The findings of this study suggest that safranal inhibited the function of the Na⁺/Ca²⁺ exchanger in addition to its inhibitory effect on the voltage-gated Ca²⁺ channels. Although a more direct evidence is needed to substantiate this conclusion, other mechanisms for the vasodilatory effect of safranal are still possible, including a possible effect on voltage-gated K⁺ channels. Therefore, further investigations are needed to elucidate the mechanism of action of safranal, taking into account that (1) most of the available Na⁺/Ca²⁺ exchanger inhibitors hitherto are lacking selectivity since they interfere with other ionic currents such as L-type Ca²⁺ current and K⁺ (I_Kir) currents.
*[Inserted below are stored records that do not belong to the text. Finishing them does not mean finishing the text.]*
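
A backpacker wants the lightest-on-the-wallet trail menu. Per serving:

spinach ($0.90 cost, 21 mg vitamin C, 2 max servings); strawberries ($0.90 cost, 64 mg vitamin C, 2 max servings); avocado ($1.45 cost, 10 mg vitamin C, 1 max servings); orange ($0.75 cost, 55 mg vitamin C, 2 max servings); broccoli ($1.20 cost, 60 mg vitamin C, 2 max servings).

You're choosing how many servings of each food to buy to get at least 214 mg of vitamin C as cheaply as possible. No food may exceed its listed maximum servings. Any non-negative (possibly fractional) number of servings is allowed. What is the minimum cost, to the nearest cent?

$2.96

Cost per mg of vitamin C: orange $0.0136, strawberries $0.0141, broccoli $0.0200, spinach $0.0429, avocado $0.1450.
Take 2 servings of orange: +110.0 mg vitamin C for $1.50 (total $1.50, still need 104.0 mg).
Take 1.625 servings of strawberries: +104.0 mg vitamin C for $1.46 (total $2.96, still need 0.0 mg).
Filling from the cheapest source first is optimal under one linear minimum: $2.96.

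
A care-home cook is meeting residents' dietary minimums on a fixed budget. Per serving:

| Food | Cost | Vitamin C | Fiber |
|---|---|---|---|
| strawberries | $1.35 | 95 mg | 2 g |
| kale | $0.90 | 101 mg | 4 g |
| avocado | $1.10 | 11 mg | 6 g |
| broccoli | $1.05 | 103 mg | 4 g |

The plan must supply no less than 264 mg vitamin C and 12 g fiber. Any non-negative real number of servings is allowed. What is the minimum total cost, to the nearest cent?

With two linear requirements the optimum uses one or two foods; enumerate the corners.
strawberries only: max(264/95, 12/2) = 6 servings → $8.10.
kale only: max(264/101, 12/4) = 3 servings → $2.70.
avocado only: max(264/11, 12/6) = 24 servings → $26.40.
broccoli only: max(264/103, 12/4) = 3 servings → $3.15.
strawberries + kale: the both-tight solution has a negative serving — not a feasible corner.
strawberries + avocado with both tight: 2.65 servings and 1.117 servings → $4.81.
strawberries + broccoli with both targets exact would need a negative amount; discard.
kale + avocado with both tight: 2.584 servings and 0.2776 servings → $2.63.
kale + broccoli: the both-tight solution has a negative serving — not a feasible corner.
avocado + broccoli with both tight: 0.3136 servings and 2.53 servings → $3.00.
The minimum over all feasible corners is $2.63.

$2.63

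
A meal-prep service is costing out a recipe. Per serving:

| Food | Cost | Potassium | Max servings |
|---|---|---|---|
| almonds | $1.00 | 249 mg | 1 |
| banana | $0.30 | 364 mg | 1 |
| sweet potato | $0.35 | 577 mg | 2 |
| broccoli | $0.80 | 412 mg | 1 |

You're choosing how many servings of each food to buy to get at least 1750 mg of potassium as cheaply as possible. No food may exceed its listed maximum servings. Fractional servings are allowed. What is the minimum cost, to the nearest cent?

$1.45

Cost per mg of potassium: sweet potato $0.0006, banana $0.0008, broccoli $0.0019, almonds $0.0040.
Take 2 servings of sweet potato: +1154.0 mg potassium for $0.70 (total $0.70, still need 596.0 mg).
Take 1 serving of banana: +364.0 mg potassium for $0.30 (total $1.00, still need 232.0 mg).
Take 0.5631 servings of broccoli: +232.0 mg potassium for $0.45 (total $1.45, still need 0.0 mg).
Filling from the cheapest source first is optimal under one linear minimum: $1.45.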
Only recently, some more specific Na⁺/Ca²⁺ exchanger inhibitors were reported, and they are in an experimental stage [43,44]. (2) Safranal could be evaluated for use as a potential Na⁺/Ca²⁺ exchanger inhibitor under some pathological conditions where the exchanger, operating in the reverse mode, induces calcium overload in the vasculature or the heart, and hence may increase vasoconstriction or cardiac contractility. (3) Safranal consumption (i.e., as spice and food additive) could interfere with the action of endogenous ouabain function, which has been implicated in hypertension [40]. (4) Safranal could also interfere with the action of cardiotonic steroids for patients who take these as drugs. (5) Safranal could be developed to reduce the potential toxicity of cardiac glycoside drugs, especially with the reported low therapeutic index of those drugs [39,45].

5. Conclusions

The data presented here show that safranal relaxed rat thoracic aorta by an endothelium-independent mechanism. This vasorelaxation was not affected by the inhibition of nitric oxide synthase, cyclooxygenase, guanylate cyclase, or phospholipase A2. In contrast, the vasorelaxant effect of safranal involved blockade of extracellular calcium influx through voltage-gated Ca²⁺ channels, but also involved inhibition of the function of the Na⁺/ Ca²⁺ exchanger. In light of the lack of specific inhibitors for the Na⁺/Ca²⁺ exchanger, the use of safranal under certain pathological conditions, especially when the Na⁺/Ca²⁺ exchanger works in the reverse mode, could be assessed.